Most were unsympathetic to the plight of the young chimney sweeps, but not everyone. Several works of literature helped to bring a spotlight to their terrible plight, including “The Water-Babies, A Fairy Tale for a Land Baby,” written by Reverend Charles Kingsley and published in full in 1863. Earlier, in the late 1700s, William Blake wrote poetic depictions of the lives of climbing boys which were published in two books of poetry, Songs of Innocence and Songs of Experience.
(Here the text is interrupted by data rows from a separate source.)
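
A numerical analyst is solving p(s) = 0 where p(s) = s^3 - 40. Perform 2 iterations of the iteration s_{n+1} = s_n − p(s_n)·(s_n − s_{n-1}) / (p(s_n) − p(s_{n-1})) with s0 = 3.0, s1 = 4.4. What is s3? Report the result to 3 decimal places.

p(3.0) = -13.00000, p(4.4) = 45.18400
s2 = 4.40000 − 45.18400·(4.40000 − 3.00000) / (45.18400 − (-13.00000)) = 4.40000 − (63.25760)/(58.18400) = 3.31280
p(3.31280) = -3.64317
s3 = 3.31280 − (-3.64317)·(3.31280 − 4.40000) / (-3.64317 − 45.18400) = 3.31280 − (3.96086)/(-48.82717) = 3.39392

3.394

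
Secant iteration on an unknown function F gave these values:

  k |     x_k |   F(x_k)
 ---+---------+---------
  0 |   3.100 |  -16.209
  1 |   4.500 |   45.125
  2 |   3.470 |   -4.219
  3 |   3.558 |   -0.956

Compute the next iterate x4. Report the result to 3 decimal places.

3.584

x4 = 3.558 − (-0.956)·(3.558 − 3.470) / (-0.956 − (-4.219))
   = 3.558 − (-0.08413)/(3.26300) = 3.58378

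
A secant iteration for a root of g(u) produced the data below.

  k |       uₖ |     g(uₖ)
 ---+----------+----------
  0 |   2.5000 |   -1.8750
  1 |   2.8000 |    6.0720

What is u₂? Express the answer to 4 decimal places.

u₂ = 2.8000 − 6.0720·(2.8000 − 2.5000) / (6.0720 − (-1.8750))
   = 2.8000 − (1.821600)/(7.947000) = 2.570781

2.5708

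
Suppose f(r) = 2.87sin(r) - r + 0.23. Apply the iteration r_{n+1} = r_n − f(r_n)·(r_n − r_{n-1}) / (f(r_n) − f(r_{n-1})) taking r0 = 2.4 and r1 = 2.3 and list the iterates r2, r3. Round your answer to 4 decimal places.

2.3233, 2.3239

f(2.4) = -0.231421, f(2.3) = 0.070174
r2 = 2.300000 − 0.070174·(2.300000 − 2.400000) / (0.070174 − (-0.231421)) = 2.300000 − (-0.007017)/(0.301595) = 2.323268
f(2.323268) = 0.001838
r3 = 2.323268 − 0.001838·(2.323268 − 2.300000) / (0.001838 − 0.070174) = 2.323268 − (0.000043)/(-0.068336) = 2.323894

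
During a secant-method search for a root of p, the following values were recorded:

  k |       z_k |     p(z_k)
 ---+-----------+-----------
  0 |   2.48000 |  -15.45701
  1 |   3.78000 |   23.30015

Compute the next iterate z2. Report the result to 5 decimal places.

2.99846

z2 = 3.78000 − 23.30015·(3.78000 − 2.48000) / (23.30015 − (-15.45701))
   = 3.78000 − (30.2901950)/(38.7571600) = 2.9984620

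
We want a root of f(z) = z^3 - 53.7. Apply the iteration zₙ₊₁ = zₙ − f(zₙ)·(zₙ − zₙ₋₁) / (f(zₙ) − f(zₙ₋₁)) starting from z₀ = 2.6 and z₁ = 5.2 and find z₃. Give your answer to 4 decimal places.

f(2.6) = -36.124000, f(5.2) = 86.908000
z₂ = 5.200000 − 86.908000·(5.200000 − 2.600000) / (86.908000 − (-36.124000)) = 5.200000 − (225.960800)/(123.032000) = 3.363398
f(3.363398) = -15.651737
z₃ = 3.363398 − (-15.651737)·(3.363398 − 5.200000) / (-15.651737 − 86.908000) = 3.363398 − (28.746009)/(-102.559737) = 3.643684

3.6437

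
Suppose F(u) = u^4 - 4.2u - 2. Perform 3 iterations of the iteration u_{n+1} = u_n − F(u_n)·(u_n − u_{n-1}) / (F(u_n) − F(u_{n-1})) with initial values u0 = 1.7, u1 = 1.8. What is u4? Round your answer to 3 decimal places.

F(1.7) = -0.78790, F(1.8) = 0.93760
u2 = 1.80000 − 0.93760·(1.80000 − 1.70000) / (0.93760 − (-0.78790)) = 1.80000 − (0.09376)/(1.72550) = 1.74566
F(1.74566) = -0.04552
u3 = 1.74566 − (-0.04552)·(1.74566 − 1.80000) / (-0.04552 − 0.93760) = 1.74566 − (0.00247)/(-0.98312) = 1.74818
F(1.74818) = -0.00244
u4 = 1.74818 − (-0.00244)·(1.74818 − 1.74566) / (-0.00244 − (-0.04552)) = 1.74818 − (-0.00001)/(0.04309) = 1.74832

1.748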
George Brewster, a 12-year-old chimney sweep, became the last climbing boy in England to die on the job. In February of 1875, his master, William Wyer, sent him into the Fulbourn Hospital chimneys, where he got stuck. A wall was pulled down in a desperate attempt to rescue him, but he died a short while after the rescue. In September of 1875, a bill was pushed through which put a stop to the practice of using children as chimney sweeps. Joseph Glass, an engineer from Bristol, England, invented the original brushes and rods used to clean chimneys; the design is still used today.
Child chimney sweeps are remembered and honored every year in England in early May. The date of the annual event coincides closely with May Day, the one day each year the climbing boys were off work, when they danced joyfully in the streets of England.